La divergence des voies empruntées par les courants islamistes et par la gauche a laissé une marque durable sur la configuration de la politique dans les décennies suivantes, en particulier à la veille de la chute de Moubarak en 2011. On ne peut parler de l’incapacité de la gauche à concurrencer les réussites des islamistes sans revenir à ce contexte historique. Il ne s’agit en aucun cas d’un déterminisme structurel ou d’une négligence des fautes et des erreurs commises par la gauche durant la période révolutionnaire. Mais le champ politique hérité des époques autoritaires précédentes a lourdement pesé.

C’est ce contexte historique qui nous permet d’éclairer cette énigme de la gauche égyptienne, cette tension entre deux réalités. La première est, selon la description de Ghali Shoukri, une rue de gauche qui ne peut se représenter qu’à travers une action politique contestataire. L’autre est une sphère politique institutionnelle qui, dans les moments d’ouverture politique, tend à refléter, non pas la rue, mais le champ politique asymétrique que les anciens autocrates avaient construit.

1Athawra Al mudadda fi Masr, Autorité générale égyptienne du livre, 1978 ; ce livre a été traduit en français en 1978 par les éditions Sycomore sous le titre Égypte.
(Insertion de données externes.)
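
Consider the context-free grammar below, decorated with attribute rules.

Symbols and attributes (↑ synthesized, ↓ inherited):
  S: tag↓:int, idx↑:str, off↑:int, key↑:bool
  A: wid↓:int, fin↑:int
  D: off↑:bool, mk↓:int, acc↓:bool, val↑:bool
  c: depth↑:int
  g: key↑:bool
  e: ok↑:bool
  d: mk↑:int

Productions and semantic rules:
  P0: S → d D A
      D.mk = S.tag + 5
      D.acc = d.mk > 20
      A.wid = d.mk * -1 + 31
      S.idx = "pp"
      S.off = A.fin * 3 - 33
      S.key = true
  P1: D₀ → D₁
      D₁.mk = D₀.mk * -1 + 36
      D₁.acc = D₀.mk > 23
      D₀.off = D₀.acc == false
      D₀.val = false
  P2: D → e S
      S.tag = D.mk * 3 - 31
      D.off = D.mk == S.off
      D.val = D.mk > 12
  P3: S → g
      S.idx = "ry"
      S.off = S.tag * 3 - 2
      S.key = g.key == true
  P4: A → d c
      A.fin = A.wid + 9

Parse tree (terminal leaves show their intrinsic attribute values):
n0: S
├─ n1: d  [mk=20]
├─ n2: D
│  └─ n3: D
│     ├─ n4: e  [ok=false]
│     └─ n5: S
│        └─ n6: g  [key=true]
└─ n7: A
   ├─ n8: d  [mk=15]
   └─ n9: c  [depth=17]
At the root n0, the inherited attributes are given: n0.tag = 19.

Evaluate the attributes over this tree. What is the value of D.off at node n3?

false

1. n0.tag = 19  [given at root]
2. n1.mk = 20  [terminal]
3. n2.mk = 24  [S.tag + 5]
4. n2.acc = false  [d.mk > 20]
5. n3.mk = 12  [D₀.mk * -1 + 36]
6. n3.acc = true  [D₀.mk > 23]
7. n4.ok = false  [terminal]
8. n5.tag = 5  [D.mk * 3 - 31]
9. n6.key = true  [terminal]
10. n5.idx = "ry"  ["ry"]
11. n5.off = 13  [S.tag * 3 - 2]
12. n5.key = true  [g.key == true]
13. n3.off = false  [D.mk == S.off]
14. n3.val = false  [D.mk > 12]
15. n2.off = true  [D₀.acc == false]
16. n2.val = false  [false]
17. n7.wid = 11  [d.mk * -1 + 31]
18. n8.mk = 15  [terminal]
19. n9.depth = 17  [terminal]
20. n7.fin = 20  [A.wid + 9]
21. n0.idx = "pp"  ["pp"]
22. n0.off = 27  [A.fin * 3 - 33]
23. n0.key = true  [true]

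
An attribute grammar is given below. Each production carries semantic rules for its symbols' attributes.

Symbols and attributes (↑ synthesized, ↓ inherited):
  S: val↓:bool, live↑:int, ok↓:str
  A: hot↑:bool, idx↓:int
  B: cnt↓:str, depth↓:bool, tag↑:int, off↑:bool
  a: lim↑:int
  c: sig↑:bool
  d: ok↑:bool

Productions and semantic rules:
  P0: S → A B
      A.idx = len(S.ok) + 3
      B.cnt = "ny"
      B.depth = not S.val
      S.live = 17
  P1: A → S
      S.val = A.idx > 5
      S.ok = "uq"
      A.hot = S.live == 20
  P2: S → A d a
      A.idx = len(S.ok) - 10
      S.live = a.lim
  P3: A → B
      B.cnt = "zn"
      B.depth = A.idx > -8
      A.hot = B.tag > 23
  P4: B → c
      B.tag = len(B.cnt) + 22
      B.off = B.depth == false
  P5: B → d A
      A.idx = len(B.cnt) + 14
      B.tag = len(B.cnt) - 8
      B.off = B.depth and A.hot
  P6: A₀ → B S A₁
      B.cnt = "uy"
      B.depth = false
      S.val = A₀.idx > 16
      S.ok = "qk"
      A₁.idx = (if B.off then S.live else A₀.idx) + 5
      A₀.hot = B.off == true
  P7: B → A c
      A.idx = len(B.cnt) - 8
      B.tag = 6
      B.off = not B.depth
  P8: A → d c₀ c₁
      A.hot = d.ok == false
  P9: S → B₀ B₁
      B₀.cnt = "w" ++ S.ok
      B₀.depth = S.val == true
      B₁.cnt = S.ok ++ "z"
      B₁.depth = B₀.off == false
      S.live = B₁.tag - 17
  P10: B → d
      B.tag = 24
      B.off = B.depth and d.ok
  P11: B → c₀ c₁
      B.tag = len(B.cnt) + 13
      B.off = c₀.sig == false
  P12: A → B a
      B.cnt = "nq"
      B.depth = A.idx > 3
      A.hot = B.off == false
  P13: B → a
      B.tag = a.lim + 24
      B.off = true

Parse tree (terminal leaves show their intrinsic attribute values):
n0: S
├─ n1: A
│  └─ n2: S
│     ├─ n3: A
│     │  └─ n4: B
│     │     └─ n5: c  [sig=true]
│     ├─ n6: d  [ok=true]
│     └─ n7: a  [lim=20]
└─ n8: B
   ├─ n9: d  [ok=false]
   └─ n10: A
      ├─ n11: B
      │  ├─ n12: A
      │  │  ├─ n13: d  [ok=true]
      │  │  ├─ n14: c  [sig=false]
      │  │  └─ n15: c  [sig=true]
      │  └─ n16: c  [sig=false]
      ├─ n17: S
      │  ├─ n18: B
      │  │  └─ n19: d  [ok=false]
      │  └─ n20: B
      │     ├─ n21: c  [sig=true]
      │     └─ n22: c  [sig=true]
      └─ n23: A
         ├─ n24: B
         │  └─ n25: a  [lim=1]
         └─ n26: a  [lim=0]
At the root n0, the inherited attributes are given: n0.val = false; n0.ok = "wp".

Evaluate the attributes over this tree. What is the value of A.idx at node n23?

4

1. n0.val = false  [given at root]
2. n0.ok = "wp"  [given at root]
3. n1.idx = 5  [len(S.ok) + 3]
4. n2.val = false  [A.idx > 5]
5. n2.ok = "uq"  ["uq"]
6. n3.idx = -8  [len(S.ok) - 10]
7. n4.cnt = "zn"  ["zn"]
8. n4.depth = false  [A.idx > -8]
9. n5.sig = true  [terminal]
10. n4.tag = 24  [len(B.cnt) + 22]
11. n4.off = true  [B.depth == false]
12. n3.hot = true  [B.tag > 23]
13. n6.ok = true  [terminal]
14. n7.lim = 20  [terminal]
15. n2.live = 20  [a.lim]
16. n1.hot = true  [S.live == 20]
17. n8.cnt = "ny"  ["ny"]
18. n8.depth = true  [not S.val]
19. n9.ok = false  [terminal]
20. n10.idx = 16  [len(B.cnt) + 14]
21. n11.cnt = "uy"  ["uy"]
22. n11.depth = false  [false]
23. n12.idx = -6  [len(B.cnt) - 8]
24. n13.ok = true  [terminal]
25. n14.sig = false  [terminal]
26. n15.sig = true  [terminal]
27. n12.hot = false  [d.ok == false]
28. n16.sig = false  [terminal]
29. n11.tag = 6  [6]
30. n11.off = true  [not B.depth]
31. n17.val = false  [A₀.idx > 16]
32. n17.ok = "qk"  ["qk"]
33. n18.cnt = "wqk"  ["w" ++ S.ok]
34. n18.depth = false  [S.val == true]
35. n19.ok = false  [terminal]
36. n18.tag = 24  [24]
37. n18.off = false  [B.depth and d.ok]
38. n20.cnt = "qkz"  [S.ok ++ "z"]
39. n20.depth = true  [B₀.off == false]
40. n21.sig = true  [terminal]
41. n22.sig = true  [terminal]
42. n20.tag = 16  [len(B.cnt) + 13]
43. n20.off = false  [c₀.sig == false]
44. n17.live = -1  [B₁.tag - 17]
45. n23.idx = 4  [(if B.off then S.live else A₀.idx) + 5]
46. n24.cnt = "nq"  ["nq"]
47. n24.depth = true  [A.idx > 3]
48. n25.lim = 1  [terminal]
49. n24.tag = 25  [a.lim + 24]
50. n24.off = true  [true]
51. n26.lim = 0  [terminal]
52. n23.hot = false  [B.off == false]
53. n10.hot = true  [B.off == true]
54. n8.tag = -6  [len(B.cnt) - 8]
55. n8.off = true  [B.depth and A.hot]
56. n0.live = 17  [17]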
La contre-révolution.

2NDLR. Le Consensus de Washington est un accord tacite visant à conditionner les aides financières aux pays en développement à des pratiques « de bonne gouvernance » telles que définies par le Fonds monétaire international (FMI) et la Banque mondiale. Voir Angela Joya, The Roots of Revolt. A Political Economy of Egypt from Nasser to Mubarak, Cambridge University Press, mars 2020.

3Classless Politics. Islamist Movements, the Left, and Authoritarian Legacies in Egypt, Columbia University press, 2022.

4Answering the Call. Popular Islamic Activism in Sadat’s Egypt, Oxford University Press, 2014.

5NDLR. Littéralement « l’ouverture », le mot désigne la politique menée par le président Sadate qui rompt avec la politique socialiste de son prédécesseur Nasser, libéralise l’économie et privatise une partie du secteur public.

6NDLR. Al-Tagammo’ ou « le Rassemblement », de son nom complet Parti du rassemblement unioniste progressiste national. Il s’agit d’un des principaux partis de la gauche égyptienne, fondé en 1976 après la dissolution de l’Union socialiste arabe. Son fondateur et leader historique est le communiste Khaled Mohieddine, un des officiers libres « rouges » de la révolution du 23 juillet 1952.